As he turned away to head into the field, he heard her sniff back tears. He knew he shouldn’t have been so rough, but she really got to him. Maybe she was right on the edge of hysteria. Actually he knew the feeling. How many times had he beat down a screaming fit of fear when he’d had to dismantle a bomb by hand when the robot just wouldn’t work?
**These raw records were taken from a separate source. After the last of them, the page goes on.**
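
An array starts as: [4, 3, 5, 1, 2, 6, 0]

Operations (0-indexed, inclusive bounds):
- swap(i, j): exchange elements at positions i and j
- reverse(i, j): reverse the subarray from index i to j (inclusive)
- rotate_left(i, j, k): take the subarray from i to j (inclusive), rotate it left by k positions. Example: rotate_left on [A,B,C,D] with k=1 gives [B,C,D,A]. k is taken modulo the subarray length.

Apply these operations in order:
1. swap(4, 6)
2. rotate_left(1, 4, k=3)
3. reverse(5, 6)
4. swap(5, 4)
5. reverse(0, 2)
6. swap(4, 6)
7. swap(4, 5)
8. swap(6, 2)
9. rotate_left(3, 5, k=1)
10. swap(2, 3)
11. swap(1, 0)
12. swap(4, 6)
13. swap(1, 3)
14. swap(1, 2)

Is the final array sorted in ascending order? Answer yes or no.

Answer: yes

Derivation:
After 1 (swap(4, 6)): [4, 3, 5, 1, 0, 6, 2]
After 2 (rotate_left(1, 4, k=3)): [4, 0, 3, 5, 1, 6, 2]
After 3 (reverse(5, 6)): [4, 0, 3, 5, 1, 2, 6]
After 4 (swap(5, 4)): [4, 0, 3, 5, 2, 1, 6]
After 5 (reverse(0, 2)): [3, 0, 4, 5, 2, 1, 6]
After 6 (swap(4, 6)): [3, 0, 4, 5, 6, 1, 2]
After 7 (swap(4, 5)): [3, 0, 4, 5, 1, 6, 2]
After 8 (swap(6, 2)): [3, 0, 2, 5, 1, 6, 4]
After 9 (rotate_left(3, 5, k=1)): [3, 0, 2, 1, 6, 5, 4]
After 10 (swap(2, 3)): [3, 0, 1, 2, 6, 5, 4]
After 11 (swap(1, 0)): [0, 3, 1, 2, 6, 5, 4]
After 12 (swap(4, 6)): [0, 3, 1, 2, 4, 5, 6]
After 13 (swap(1, 3)): [0, 2, 1, 3, 4, 5, 6]
After 14 (swap(1, 2)): [0, 1, 2, 3, 4, 5, 6]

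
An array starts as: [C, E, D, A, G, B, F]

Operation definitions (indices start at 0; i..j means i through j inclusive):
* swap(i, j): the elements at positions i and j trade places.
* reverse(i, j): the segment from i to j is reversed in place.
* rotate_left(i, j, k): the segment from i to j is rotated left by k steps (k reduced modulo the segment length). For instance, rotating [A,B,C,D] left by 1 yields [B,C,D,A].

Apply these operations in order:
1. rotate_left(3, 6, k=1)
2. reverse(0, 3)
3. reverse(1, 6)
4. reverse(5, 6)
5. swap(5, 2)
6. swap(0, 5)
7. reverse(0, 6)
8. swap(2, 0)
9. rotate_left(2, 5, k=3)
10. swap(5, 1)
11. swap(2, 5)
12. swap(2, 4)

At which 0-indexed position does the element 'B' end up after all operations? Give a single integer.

Answer: 2

Derivation:
After 1 (rotate_left(3, 6, k=1)): [C, E, D, G, B, F, A]
After 2 (reverse(0, 3)): [G, D, E, C, B, F, A]
After 3 (reverse(1, 6)): [G, A, F, B, C, E, D]
After 4 (reverse(5, 6)): [G, A, F, B, C, D, E]
After 5 (swap(5, 2)): [G, A, D, B, C, F, E]
After 6 (swap(0, 5)): [F, A, D, B, C, G, E]
After 7 (reverse(0, 6)): [E, G, C, B, D, A, F]
After 8 (swap(2, 0)): [C, G, E, B, D, A, F]
After 9 (rotate_left(2, 5, k=3)): [C, G, A, E, B, D, F]
After 10 (swap(5, 1)): [C, D, A, E, B, G, F]
After 11 (swap(2, 5)): [C, D, G, E, B, A, F]
After 12 (swap(2, 4)): [C, D, B, E, G, A, F]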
“Yes, I’m staying close,” she told him in a suddenly quiet voice that caught on a half-smothered sob as they headed into the tall, thick corn between their houses.

* * *

Tess drank the hot chocolate he fixed for them in his kitchen. She remembered how it had once looked, but it had all been updated, even to stainless-steel appliances. If she could recall what a kitchen looked like from two decades ago, why couldn’t she recall more important things? She looked around. It was neat, not even dishes in the sink or drain rack. He’d pulled down all the blinds so no one could see in. She felt safe from anything outside now, but sealed in with him, newly alert as they faced each other across the wooden kitchen table.

“I can’t take you to the early-morning meeting at the station with me,” he told her. “But since you’re so involved—and I didn’t mean to shut you out except to keep you safe—I’ll call you right after and tell you what the three of us have decided.”